Regardless of how much training, knowledge, or experience you have, it’s important to practice self-care for several reasons:
· Preventing burnout. If you overburden yourself with work and stress, you’ll eventually burn out. Burnout looks different for different people, but it could mean anything from a simple career change to a full mental breakdown. You’ll want to avoid burnout at all costs, and self-care is a reasonable strategy that can reliably help you avoid it.
· Improving your interactions. Better self-care also puts you in a much better position to interact with your patients on a regular basis. You’ll be healthier, happier, more confident, and less stressed, which can ultimately turn you into a better caregiver.
· Increasing your sense of wellbeing. This isn’t just about being able to perform your job well; it’s also about increasing your sense of wellbeing. If you routinely prioritize your own self-care, you’ll be physically and mentally healthier – which means you’ll most likely be happier as well.
How to Practice Self-Care as a Home Caregiver
So what actionable steps can you take to practice better self-care as a home caregiver?
· Take your time off seriously. Being a home caregiver can test your boundaries, so make sure to take your time off seriously. There’s nothing wrong with picking up extra hours or fulfilling some extra tasks when you feel capable, but it’s also important to take time away from the job. Every week, you should have at least several hours of time to yourself; don’t feel pressured to sacrifice this.
· Take frequent breaks and vacations. Each day on the job, you should take several breaks, even if those breaks are relatively short. You need time to collect your thoughts, take a breath, and relieve some of the stress of the job. Occasionally, you should also take longer vacations; they’re great for your stress levels and overall health. Ideally, you’ll use this as an opportunity to travel, indulge yourself, and truly relax.
· Recognize your limits. Caregivers are often passionate and empathetic people, but these characteristics sometimes lead people to overestimate their own abilities. No matter how much you care or how emotionally strong you are, there’s an upper limit to how much you can give. Make sure you know where that upper limit is and avoid crossing that threshold.

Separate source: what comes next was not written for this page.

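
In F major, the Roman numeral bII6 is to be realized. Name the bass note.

Bb

bII in F major has root Gb; the chord is Gb-Bb-Db.
The figure 6 means first inversion — the third is in the bass.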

· Communicate assertively and constructively. Issues are bound to arise when you provide home care, whether those issues are with the person you’re caring for or the employer who hired you. Whenever these issues arise, do your best to communicate assertively and constructively. Don’t be afraid to ask for what you want or recognize your own limitations; staying quiet or allowing your frustrations to explode are equally problematic outcomes.

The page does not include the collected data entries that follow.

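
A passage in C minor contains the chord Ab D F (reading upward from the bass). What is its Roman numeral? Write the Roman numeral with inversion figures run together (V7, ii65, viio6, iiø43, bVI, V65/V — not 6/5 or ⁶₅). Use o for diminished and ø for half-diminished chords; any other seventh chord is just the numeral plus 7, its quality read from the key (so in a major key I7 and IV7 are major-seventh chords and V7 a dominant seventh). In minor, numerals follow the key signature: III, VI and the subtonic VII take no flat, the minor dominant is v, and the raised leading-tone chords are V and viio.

The pitches D-F-Ab form a diminished triad rooted on D.
In C minor, D is the supertonic; the diatonic diminished triad there is iio.
With Ab in the bass the chord is in second inversion, so the figured bass is 64.

iio64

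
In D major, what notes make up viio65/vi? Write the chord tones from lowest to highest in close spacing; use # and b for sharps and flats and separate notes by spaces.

C# E G A#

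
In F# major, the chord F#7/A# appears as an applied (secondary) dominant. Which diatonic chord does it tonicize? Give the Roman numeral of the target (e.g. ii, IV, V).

IV

The chord is a dominant seventh chord on F#.
A dominant resolves down a perfect fifth: F# → B. In F# major, B is scale degree 4, i.e. IV.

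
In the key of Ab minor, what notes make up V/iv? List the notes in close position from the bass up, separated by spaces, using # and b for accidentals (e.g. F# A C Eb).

Ab C Eb

V/iv is a secondary dominant — the dominant triad of iv. iv in Ab minor is Db, so the applied chord's root is Ab, a perfect fifth above.
Building a major triad on Ab gives Ab-C-Eb.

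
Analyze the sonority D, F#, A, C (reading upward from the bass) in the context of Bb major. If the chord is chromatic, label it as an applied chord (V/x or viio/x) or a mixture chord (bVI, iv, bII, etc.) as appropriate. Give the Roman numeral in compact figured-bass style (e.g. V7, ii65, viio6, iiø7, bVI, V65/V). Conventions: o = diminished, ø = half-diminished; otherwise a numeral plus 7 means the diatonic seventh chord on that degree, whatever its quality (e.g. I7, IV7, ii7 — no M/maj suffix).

V7/vi

Stacked in thirds the chord is D-F#-A-C: a dominant seventh chord on D.
D is not a diatonic chord root with this quality in Bb major, but it lies a perfect fifth above G (vi), so the chord functions as an applied dominant of vi.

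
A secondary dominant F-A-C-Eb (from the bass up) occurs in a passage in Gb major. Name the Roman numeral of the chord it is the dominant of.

The chord is a dominant seventh chord on F.
A dominant resolves down a perfect fifth: F → Bb. In Gb major, Bb is scale degree 3, i.e. iii.

iii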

· Practice healthy stress coping. Caregiving is an incredibly stressful job, so it’s important to have healthy coping strategies in place so you can deal with that stress. There are countless options to choose from here, including meditation, journaling, deep breathing strategies, and anxiety management techniques. The more you practice these, the more naturally they’ll come to you.
· Prioritize healthy habits in your personal life. You’ll be better at beating stress if you practice healthy habits in your own personal life. Strive to eat a healthy, balanced diet (with little to no junk food), get plenty of sleep, and try to exercise every day.

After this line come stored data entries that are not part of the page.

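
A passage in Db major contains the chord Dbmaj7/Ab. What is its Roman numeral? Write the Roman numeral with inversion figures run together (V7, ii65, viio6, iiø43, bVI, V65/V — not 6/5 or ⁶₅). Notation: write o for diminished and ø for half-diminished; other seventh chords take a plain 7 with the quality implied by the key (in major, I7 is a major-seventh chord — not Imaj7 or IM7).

I43

Stacked in thirds the chord is Db-F-Ab-C: a major seventh chord on Db.
Db is scale degree 1 in Db major, and a major seventh chord on that degree is written I7.
With Ab in the bass the chord is in second inversion, so the figured bass is 43.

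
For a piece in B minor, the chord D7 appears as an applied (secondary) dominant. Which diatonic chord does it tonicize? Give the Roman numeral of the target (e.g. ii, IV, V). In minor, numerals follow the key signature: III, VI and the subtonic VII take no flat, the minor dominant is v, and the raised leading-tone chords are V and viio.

VI

The chord is a dominant seventh chord on D.
A dominant resolves down a perfect fifth: D → G. In B minor, G is scale degree 6, i.e. VI.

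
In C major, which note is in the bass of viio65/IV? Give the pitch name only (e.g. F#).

The applied chord viio65/IV is rooted on E: E-G-Bb-Db.
The figure 65 means first inversion — the third is in the bass.

G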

· Be ready to ask for help. Call upon the other people in your life to help you when you need support. That could mean asking a spouse to cook dinner for the week, calling a friend to vent, or anything in between.
· Acknowledge signs of burnout (before it’s too late). Finally, learn to recognize the early signs of burnout so you can take action before it’s too late. If you start experiencing headaches, trouble sleeping, or other physical manifestations of your stress, it’s time for a bigger intervention.
As a caregiver, you already have at least some of the knowledge and skills necessary to provide adequate care to others; all you have to do is turn that energy and momentum inward to take better care of yourself. Practice these self-care strategies consistently, and you’ll be much less stressed, much less vulnerable to burnout, and better at your primary responsibilities as well.